Bill Gross, co-founder and co-chief investment officer of Pacific Investment Management Company (PIMCO), speaks at the Morningstar Investment Conference in Chicago, Illinois, June 19, 2014. REUTERS/Jim Young

By Jennifer Ablan

NEW YORK (Reuters) - The Pimco Total Return Active Exchange-Traded Fund posted net outflows of $53.9 million in May, ending the month with $2.6 billion in assets under management, according to Morningstar data on Tuesday.

The Pimco Total Return ETF, an actively managed ETF intended to mimic the strategy of the company's flagship mutual fund, hit its peak in assets under management in April 2013 with $5.2 billion, Morningstar said.

Pacific Investment Management Co, a unit of Germany's Allianz SE, had assets under management of $1.59 trillion as of March 31. It saw nearly $550 million in outflows in the two days following news of the departure on Sept. 26 of longtime manager Bill Gross.

Last month's cash withdrawals were the first monthly outflows of the year, Morningstar said, noting that year-to-date the Pimco Total Return Active ETF had $253 million of inflows collectively.

SPDR DoubleLine Total Return Tactical ETF, co-managed by widely followed investor Jeffrey Gundlach, had net inflows of about $182 million in May, bringing its assets under management to $599 million.

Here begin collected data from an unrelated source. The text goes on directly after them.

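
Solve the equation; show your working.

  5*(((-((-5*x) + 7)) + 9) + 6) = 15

Step 1. [5*(((-((-5*x) + 7)) + 9) + 6) = 15] 5·(inner) — divide through by 5, so div: ((-((-5*x) + 7)) + 9) + 6 = 3.
Step 2. [((-((-5*x) + 7)) + 9) + 6 = 3] subtract 6: x sits inside (… + 6) ⇒ sub: (-((-5*x) + 7)) + 9 = -3.
Step 3. [(-((-5*x) + 7)) + 9 = -3] +9 is outermost — subtract 9 both sides ⇒ sub: -((-5*x) + 7) = -12.
Step 4. [-((-5*x) + 7) = -12] LHS negated; negate both sides, so neg: (-5*x) + 7 = 12.
Step 5. [(-5*x) + 7 = 12] the outer +7 inverts by subtracting 7. So sub: -5*x = 5.
Step 6. [-5*x = 5] -5·(inner) — divide through by -5. So div: x = -1.

Answer: x ∈ {-1}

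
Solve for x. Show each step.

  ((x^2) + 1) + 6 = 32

Step 1. [((x^2) + 1) + 6 = 32] subtract 6: x sits inside (… + 6), so sub: (x^2) + 1 = 26.
Step 2. [(x^2) + 1 = 26] subtract 1: x sits inside (… + 1) ⇒ sub: x^2 = 25.
Step 3. [x^2 = 25] √ both sides: 25 ≥ 0 gives two branches. So sqrt: x = 5 or -5.

Answer: x ∈ {-5, 5}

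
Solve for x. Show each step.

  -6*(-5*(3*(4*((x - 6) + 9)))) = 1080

Step 1. [-6*(-5*(3*(4*((x - 6) + 9)))) = 1080] LHS = -6·(…); ÷-6 both sides. So div: -5*(3*(4*((x - 6) + 9))) = -180.
Step 2. [-5*(3*(4*((x - 6) + 9))) = -180] leading coefficient -5: divide by -5 ⇒ div: 3*(4*((x - 6) + 9)) = 36.
Step 3. [3*(4*((x - 6) + 9)) = 36] 3 out front; divide by 3, so div: 4*((x - 6) + 9) = 12.
Step 4. [4*((x - 6) + 9) = 12] LHS = 4·(…); ÷4 both sides. So div: (x - 6) + 9 = 3.
Step 5. [(x - 6) + 9 = 3] peel the +9: subtract 9 from each side, so sub: x - 6 = -6.
Step 6. [x - 6 = -6] peel the -6: add 6 from each side ⇒ sub: x = 0.

Answer: x ∈ {0}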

The day-to-day management of the SPDR DoubleLine Total Return Tactical ETF, which started with $112.5 million in assets on Feb. 23, is led by Gundlach, Philip Barach and Jeffrey Sherman.

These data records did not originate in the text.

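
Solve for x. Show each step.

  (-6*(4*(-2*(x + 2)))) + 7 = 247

Step 1. [(-6*(4*(-2*(x + 2)))) + 7 = 247] subtract 7: x sits inside (… + 7), so sub: -6*(4*(-2*(x + 2))) = 240.
Step 2. [-6*(4*(-2*(x + 2))) = 240] -6 out front; divide by -6 ⇒ div: 4*(-2*(x + 2)) = -40.
Step 3. [4*(-2*(x + 2)) = -40] LHS = 4·(…); ÷4 both sides ⇒ div: -2*(x + 2) = -10.
Step 4. [-2*(x + 2) = -10] leading coefficient -2: divide by -2 ⇒ div: x + 2 = 5.
Step 5. [x + 2 = 5] the outer +2 inverts by subtracting 2, so sub: x = 3.

Answer: x ∈ {3}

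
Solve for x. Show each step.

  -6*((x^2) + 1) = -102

Step 1. [-6*((x^2) + 1) = -102] -6·(inner) — divide through by -6 ⇒ div: (x^2) + 1 = 17.
Step 2. [(x^2) + 1 = 17] subtract 1: x sits inside (… + 1), so sub: x^2 = 16.
Step 3. [x^2 = 16] √ both sides: 16 ≥ 0 gives two branches, so sqrt: x = 4 or -4.

Answer: x ∈ {-4, 4}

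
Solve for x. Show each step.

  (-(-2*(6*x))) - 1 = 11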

On a year-to-date basis, the Pimco ETF has outperformed 87 percent of its peer category, with returns of 1.60 percent, Morningstar said as of Monday. But on a one-month and three-month basis, the ETF has struggled: For the one-month return as of June 1, the portfolio was down 0.33 percent, trailing 65 percent of its peer category. On a three-month basis ending June 1, the Pimco ETF was down 0.84 percent, lagging 88 percent of its peer category, according to Morningstar.

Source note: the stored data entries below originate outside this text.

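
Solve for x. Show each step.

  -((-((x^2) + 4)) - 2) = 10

Step 1. [-((-((x^2) + 4)) - 2) = 10] flip signs both sides, so neg: (-((x^2) + 4)) - 2 = -10.
Step 2. [(-((x^2) + 4)) - 2 = -10] add 2: x sits inside (… - 2), so sub: -((x^2) + 4) = -8.
Step 3. [-((x^2) + 4) = -8] flip signs both sides, so neg: (x^2) + 4 = 8.
Step 4. [(x^2) + 4 = 8] peel the +4: subtract 4 from each side ⇒ sub: x^2 = 4.
Step 5. [x^2 = 4] √ both sides: 4 ≥ 0 gives two branches. So sqrt: x = 2 or -2.

Answer: x ∈ {-2, 2}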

"Unlike mutual fund investors that tend to be more patient and long-term focused, those in the Pimco Total Return ETF that can trade intraday may have shorter time horizons," said Todd Rosenbluth, director of ETF & Mutual Fund Research at S&P Capital IQ. "As an active ETF lags its peers, investors question whether the higher expense ratio is warranted. The recent underperformance likely played a role."

Pimco declined to comment for this story.